Iwan menegaskan, industri tekstil di Indonesia tak perlu takut, karena pangsa di dalam negeri sendiri sangat besar dengan 250 juta penduduk. Selain itu industri tekstil sangat terkait dengan emosi seseorang. Misalnya saat akan lebaran, maka ada keinginan untuk memakai pakaian baru. Dengan begitu otomatis permintaan pakaian juga neningkat tajam.
“Jadi sebenarnya untuk memenuhi pasar dalam negeri sendiri cukup besar selai ekspor,” tutur Iwan.
Hanya saja yang disayangkan, menurut Iwan, di dalam negeri juga harus bersaing dengan produk import pakaian dari China dan India yang harganya juga lebih murah.
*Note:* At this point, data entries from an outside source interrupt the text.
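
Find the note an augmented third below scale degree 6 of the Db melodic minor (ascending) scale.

Scale degree 6 of Db melodic minor (ascending) is Bb.
An augmented third (5 semitones) below Bb lands on the letter G, giving Gbb.

Gbb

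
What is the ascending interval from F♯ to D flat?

Counting letters F–G–A–B–C–D gives a sixth.
F#→Db = 7 semitones, 2 narrower than the major sixth (9), so diminished.

diminished sixth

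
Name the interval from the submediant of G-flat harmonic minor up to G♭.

major third

The submediant of Gb harmonic minor is Ebb.
Ebb up to Gb: letters E→G make it a third; 4 semitones makes it major.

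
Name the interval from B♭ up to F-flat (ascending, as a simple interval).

Counting letters B–C–D–E–F gives a fifth.
Bb→Fb = 6 semitones, 1 narrower than the perfect fifth (7), so diminished.

diminished fifth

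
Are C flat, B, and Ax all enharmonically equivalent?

Cb is pitch class 11; B is pitch class 11; A## is pitch class 11.
All spellings map to pitch class 11, so they are enharmonically equivalent.

Yes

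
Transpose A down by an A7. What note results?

Bbb

A down a major seventh is Bb, so the target letter is B.
From A, an augmented seventh is 12 semitones down: Bbb.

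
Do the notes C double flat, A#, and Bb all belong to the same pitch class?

Yes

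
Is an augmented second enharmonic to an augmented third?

No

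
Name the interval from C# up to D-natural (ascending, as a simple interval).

minor second

Counting letters C–D gives a second.
C#→D = 1 semitone, 1 narrower than the major second (2), so minor.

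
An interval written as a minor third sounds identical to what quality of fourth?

doubly diminished

A minor third spans 3 semitones.
A fourth spanning 3 semitones is doubly diminished (the perfect fourth is 5).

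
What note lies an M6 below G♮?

Bb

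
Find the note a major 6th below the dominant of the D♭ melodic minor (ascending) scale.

Cb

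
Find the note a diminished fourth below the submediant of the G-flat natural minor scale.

Bb

The submediant of Gb natural minor is Ebb.
A diminished fourth (4 semitones) below Ebb lands on the letter B, giving Bb.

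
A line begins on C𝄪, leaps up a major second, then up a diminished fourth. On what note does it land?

A major second up from C## is D## (letter D, 2 semitones up).
A diminished fourth up from D## is G# (letter G, 4 semitones up).

G#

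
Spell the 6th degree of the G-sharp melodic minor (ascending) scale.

Degree 6 takes the letter 5 steps above G, which is E.
In melodic minor (ascending), degree 6 sits 9 semitones above the tonic. G# + 9 semitones is pitch class 5, spelled on E as E#.

E#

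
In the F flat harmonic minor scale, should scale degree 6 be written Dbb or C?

Dbb

Each scale degree takes a distinct letter name. Degree 6 of a scale on F must use the letter D.
Dbb and C are enharmonically the same pitch, but only Dbb uses the letter D, so it is the correct spelling here.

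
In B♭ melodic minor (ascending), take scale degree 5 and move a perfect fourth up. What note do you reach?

Bb

Scale degree 5 of Bb melodic minor (ascending) is F.
A perfect fourth (5 semitones) above F lands on the letter B, giving Bb.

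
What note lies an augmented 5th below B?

Eb

A fifth below B lands on the letter E.
An augmented fifth spans 8 semitones, so B moves to pitch class 3. On the letter E that is Eb.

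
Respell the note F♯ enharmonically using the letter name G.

Gb

Plain G sits 1 semitone above F#, so on the letter G the same pitch needs a flat: Gb.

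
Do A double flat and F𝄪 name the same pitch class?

Abb = pitch class 7 and F## = pitch class 7 — the same pitch class, so they are enharmonic equivalents.

Yes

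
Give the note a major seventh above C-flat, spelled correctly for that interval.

Bb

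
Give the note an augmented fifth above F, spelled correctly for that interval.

F up a perfect fifth is C, so the target letter is C.
From F, an augmented fifth is 8 semitones up: C#.

C#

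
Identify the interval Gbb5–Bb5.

augmented third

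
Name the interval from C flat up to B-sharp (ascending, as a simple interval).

doubly augmented seventh

The letter names run C→B, a span of 6 letter steps, so the interval is some kind of seventh.
Cb to B# is 13 semitones. A major seventh is 11, so 13 makes it doubly augmented.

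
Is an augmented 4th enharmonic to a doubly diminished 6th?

An augmented fourth spans 6 semitones; a doubly diminished sixth spans 6.
They are enharmonically equivalent.

Yes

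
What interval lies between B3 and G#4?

Counting letters B–C–D–E–F–G gives a sixth.
B→G# = 9 semitones, exactly the major sixth.

major sixth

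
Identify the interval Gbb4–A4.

The letter names run G→A, a span of 1 letter step, so the interval is some kind of second.
Gbb to A is 4 semitones. A major second is 2, so 4 makes it doubly augmented.

doubly augmented second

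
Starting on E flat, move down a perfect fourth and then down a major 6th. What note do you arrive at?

Db

A perfect fourth down from Eb is Bb (letter B, 5 semitones down).
A major sixth down from Bb is Db (letter D, 9 semitones down).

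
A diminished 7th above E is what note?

Db

E up a major seventh is D#, so the target letter is D.
From E, a diminished seventh is 9 semitones up: Db.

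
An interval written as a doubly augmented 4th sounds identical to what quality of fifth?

A doubly augmented fourth spans 7 semitones.
A fifth spanning 7 semitones is perfect (the perfect fifth is 7).

perfect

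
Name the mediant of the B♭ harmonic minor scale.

Db

Degree 3 takes the letter 2 steps above B, which is D.
In harmonic minor, degree 3 sits 3 semitones above the tonic. Bb + 3 semitones is pitch class 1, spelled on D as Db.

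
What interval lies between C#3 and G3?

diminished fifth

The letter names run C→G, a span of 4 letter steps, so the interval is some kind of fifth.
C# to G is 6 semitones. A perfect fifth is 7, so 6 makes it diminished.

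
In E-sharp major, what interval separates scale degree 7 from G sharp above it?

diminished fourth

Scale degree 7 of E# major is D##.
D## up to G#: letters D→G make it a fourth; 4 semitones makes it diminished.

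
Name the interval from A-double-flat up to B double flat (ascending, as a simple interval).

The letter names run A→B, a span of 1 letter step, so the interval is some kind of second.
Abb to Bbb is 2 semitones. A major second is 2, so 2 makes it major.

major second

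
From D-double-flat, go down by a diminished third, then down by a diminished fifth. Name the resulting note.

E

A diminished third down from Dbb is Bb (letter B, 2 semitones down).
A diminished fifth down from Bb is E (letter E, 6 semitones down).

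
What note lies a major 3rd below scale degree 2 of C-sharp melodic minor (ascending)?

Scale degree 2 of C# melodic minor (ascending) is D#.
A major third (4 semitones) below D# lands on the letter B, giving B.

B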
Harga bisa murah ini, kata Iwan, karena kualitasnya rendah di samping ada yang masuk secara illegal tidak membayar pajak.
Oleh karena itu untuk mendongkrak pasar didalam negeri, tutur Iwan, pemerintah harus membuat aturan yang ketat tentang impor pakaian dari luar negeri dan sanksi yang tegas kepada importir.
“Saya bersyukur dalam era pemerintahan Jokowi-JK telah memblokir dan menyita pakaian impor dari China yang jelas-jelas illegal,” ungkapnya. [YUK]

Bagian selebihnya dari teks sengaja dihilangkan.